Patients with psychotic reactions to typhus posed a particularly frightening challenge to their families and doctors. Their screams and unpredictable actions could attract the attention of the Gestapo or neighborhood spies. Other patients showed extraordinary stamina. “Frequently it was necessary to visit a patient hiding in an attic where the winter temperature was 20 below zero,” said Redner. “Strangely, these patients were recovering well even though they lacked suitable bedding or blankets. I concluded that the low temperature had a beneficial effect, lowering the fever like a permanent compress and stimulating the circulation.” That was true only for the young, who even in normal circumstances are more likely to survive typhus.
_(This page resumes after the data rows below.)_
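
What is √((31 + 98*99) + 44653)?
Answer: √54386 ≈ 233.21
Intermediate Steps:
√((31 + 98*99) + 44653) = √((31 + 9702) + 44653) = √(9733 + 44653) = √54386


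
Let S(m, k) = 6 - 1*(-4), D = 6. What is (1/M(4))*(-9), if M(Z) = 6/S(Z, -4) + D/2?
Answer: -5/2 ≈ -2.5000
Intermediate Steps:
S(m, k) = 10 (S(m, k) = 6 + 4 = 10)
M(Z) = 18/5 (M(Z) = 6/10 + 6/2 = 6*(1/10) + 6*(1/2) = 3/5 + 3 = 18/5)
(1/M(4))*(-9) = (1/(18/5))*(-9) = (1*(5/18))*(-9) = (5/18)*(-9) = -5/2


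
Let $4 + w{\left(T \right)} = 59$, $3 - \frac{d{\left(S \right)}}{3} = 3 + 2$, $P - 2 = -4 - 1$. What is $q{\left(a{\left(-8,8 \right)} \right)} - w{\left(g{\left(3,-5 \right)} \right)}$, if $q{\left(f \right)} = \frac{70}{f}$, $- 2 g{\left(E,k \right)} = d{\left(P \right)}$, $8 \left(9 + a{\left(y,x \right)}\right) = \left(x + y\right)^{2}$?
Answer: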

Most of the patients over the age of 50 died.

Samuel Drix
, a medical student when the war broke out, contracted typhus at the Janowska camp and had a fever of 108 degrees, temporary deafness, and an inability to read—alexia. “I could not read a letter smuggled from my parents—I saw characters but could not understand their meaning. And then came apraxia—I wanted to write a letter to my parents, but I could not write. . . . I also lost appetite, which—with our starvation diet—was simply unheard of.” After recovering, Drix treated hundreds of typhus patients and developed an ability to diagnose the disease with a quick glance. He, too, observed an unheard-of resistance in many patients. “Inmates went through this terrible sickness, walking around with a constant fever of more than 40 degrees Celsius [104 Fahrenheit] lasting for more than two weeks. . . . I really cannot explain it, but it seems that the human mind and body have unexpected inner strength that comes out at such times of struggle for existence.”

Most of the survivors
would die anyway, murdered in the streets or the camps. In his memoir, Ludwik Hirszfeld asked whether his and his colleagues’ achievements had been worth it. All the patients and the doctors he’d known in the ghetto were dead. “What does it matter now how the murdered ones intended to combat tuberculosis or venereal diseases? Yet perhaps there will be a few who will be touched by knowing how those condemned to death tried to live in dignity and to reassemble the norms of life.”

After the war
, Fleck and Hirszfeld shared their experiences in medical hope and futility. During the war, they fought typhus separately in the ghettos of Lwów and Warsaw. Both struggled with the meager tools at hand to manage the catastrophe that engulfed their community. As typhus spread freely through the Lwów ghetto, Fleck made a bold, desperate attempt to turn his knowledge into a practical prophylactic. It is surely one of the most remarkable episodes of medical innovation accomplished under the crushing oppression of Nazism.